У кого другого такой ответ вызвал бы, может, раздражение, но Ваня умел спрямлять запутанные линии, и в конечном пункте их запутанности выходило, что суть в общем понятна и без того, чтобы разбираться, каким образом она выявилась.
– Ты лучше про Алика вашего расскажи, – сказала Нэла. – Какой он?
И опять – другой сказал бы, что этого в двух словах не объяснишь, но Ваня ответил:
– Умный, но не разумный. Сердечный, но безответственный. С пяти лет в детдоме, а это, знаешь, не та жизнь, которая дает опоры будущему.

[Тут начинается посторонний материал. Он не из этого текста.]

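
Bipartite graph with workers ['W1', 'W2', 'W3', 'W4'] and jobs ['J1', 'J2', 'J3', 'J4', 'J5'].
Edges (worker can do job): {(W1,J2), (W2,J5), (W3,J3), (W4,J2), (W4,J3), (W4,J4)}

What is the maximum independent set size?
Maximum independent set = 5

By König's theorem:
- Min vertex cover = Max matching = 4
- Max independent set = Total vertices - Min vertex cover
- Max independent set = 9 - 4 = 5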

Когда-то в детстве они с братом читали одни и те же книжки и думали обо всем одинаково, потом он стал читать другое и думать иначе – проявился аналитический, системный склад его ума, совсем с Нэлиным не схожий, и профессия его инженерная этому соответствовала. А потом, когда круг его жизни вдруг замкнулся непроницаемой чертой и оказалось, что профессии больше нет и только внутри этого замкнутого круга ему приходится существовать, – все переменилось в нем, и он стал видеть людей не аналитически, а более тонким образом, чем видела их даже Нэла, которой тоже проницательности было не занимать.
– Ничего, Вань, – сказала она. – Он же левертовский мальчик. У него в собственной крови опор достаточно.
– Это да, – кивнул брат.
То, что она сказала, было ему понятно, а кроме него, пожалуй, больше никто ее слов не понял бы.

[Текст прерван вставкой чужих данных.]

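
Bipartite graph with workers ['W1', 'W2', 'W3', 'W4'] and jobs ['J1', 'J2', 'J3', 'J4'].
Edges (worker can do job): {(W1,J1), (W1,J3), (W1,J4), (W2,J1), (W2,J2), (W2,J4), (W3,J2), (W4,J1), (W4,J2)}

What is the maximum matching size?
Maximum matching size = 4

Maximum matching: {(W1,J3), (W2,J4), (W3,J2), (W4,J1)}
Size: 4

This assigns 4 workers to 4 distinct jobs.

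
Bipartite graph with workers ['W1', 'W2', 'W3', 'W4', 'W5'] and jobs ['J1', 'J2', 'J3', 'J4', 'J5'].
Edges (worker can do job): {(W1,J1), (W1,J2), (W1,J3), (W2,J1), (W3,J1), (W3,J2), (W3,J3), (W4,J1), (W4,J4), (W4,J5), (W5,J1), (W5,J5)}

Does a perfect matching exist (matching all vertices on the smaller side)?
Yes, perfect matching exists (size 5)

Perfect matching: {(W1,J2), (W2,J1), (W3,J3), (W4,J4), (W5,J5)}
All 5 vertices on the smaller side are matched.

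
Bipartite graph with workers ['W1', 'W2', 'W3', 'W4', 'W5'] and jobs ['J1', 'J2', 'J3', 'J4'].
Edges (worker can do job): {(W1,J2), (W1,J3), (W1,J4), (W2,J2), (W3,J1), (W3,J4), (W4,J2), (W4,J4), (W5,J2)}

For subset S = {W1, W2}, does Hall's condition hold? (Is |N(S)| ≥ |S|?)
Yes: |N(S)| = 3, |S| = 2

Subset S = {W1, W2}
Neighbors N(S) = {J2, J3, J4}

|N(S)| = 3, |S| = 2
Hall's condition: |N(S)| ≥ |S| is satisfied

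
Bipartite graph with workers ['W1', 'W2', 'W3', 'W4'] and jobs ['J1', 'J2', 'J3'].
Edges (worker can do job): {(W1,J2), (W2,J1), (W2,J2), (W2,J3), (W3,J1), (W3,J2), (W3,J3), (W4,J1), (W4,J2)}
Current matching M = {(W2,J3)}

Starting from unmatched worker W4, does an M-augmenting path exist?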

– Как он вас с Таней называет? – спросила Нэла.
– Таню по имени. Меня Иваном Николаевичем звал, а сейчас никак. По-моему, хочет папой называть, но не решается.
– А ты его не торопишь.
– Конечно.
Она хотела спросить, как дела у Вадьки в Америке, но не стала спрашивать. Можно и у родителей потом выяснить, а для Вани едва ли за год стало безболезненным, когда задевают эту струну.
И все-таки он счастлив, он слегка ошалел от неожиданности своего счастья, это так заметно, что и проницательности никакой не нужно. Глаза у него всегда были внимательные, а сейчас внимание не просто ощутимо в них – оно подсвечено счастьем, как сильным и ясным огнем, и надо не иметь ни сердца, ни ума, чтобы своей внутренней смутой мешать этому огню разгораться все сильнее.

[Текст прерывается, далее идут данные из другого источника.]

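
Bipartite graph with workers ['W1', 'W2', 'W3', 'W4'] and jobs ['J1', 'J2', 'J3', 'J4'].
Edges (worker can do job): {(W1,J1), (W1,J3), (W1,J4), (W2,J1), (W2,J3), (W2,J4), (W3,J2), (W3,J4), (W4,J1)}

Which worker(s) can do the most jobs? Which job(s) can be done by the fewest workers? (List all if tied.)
Most versatile: W1, W2 (3 jobs); Least covered: J2 (1 workers)

Worker degrees (jobs they can do): W1:3, W2:3, W3:2, W4:1
Job degrees (workers who can do it): J1:3, J2:1, J3:2, J4:3

Maximum worker degree is 3, achieved by: W1, W2
Minimum job degree is 1, achieved by: J2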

– А родители где? – спросила Нэла. – Я им с дороги звонила, но у них телефоны выключены почему-то.
– Они в американском посольстве, потому и выключены. За визой пошли, – ответил брат. – Папу в Нью-Йорк пригласили на год, в Колумбийском университете преподавать.
– Скоро уезжают?
– Через три дня. Если визу дадут. Сейчас же с этим сложности, под лупой каждого разглядывают. – Он сердито крутнул головой. – И как мы в такое превратились? На весь мир стыдобище.
Ваня принес фаянсовую миску с длинными темно-синими ягодами жимолости. В детстве Нэла любила ягоды из левертовского сада – Евгения Вениаминовна всегда угощала ими, потому что у Гербольдов росла только смородина, и ту все ленились собирать.
Они ели и разговаривали. Вернее, Ваня рассказывал о своей новой жизни – действительно совершенно новой, как будто он вышел преображенным из кипятка своего долгого горя.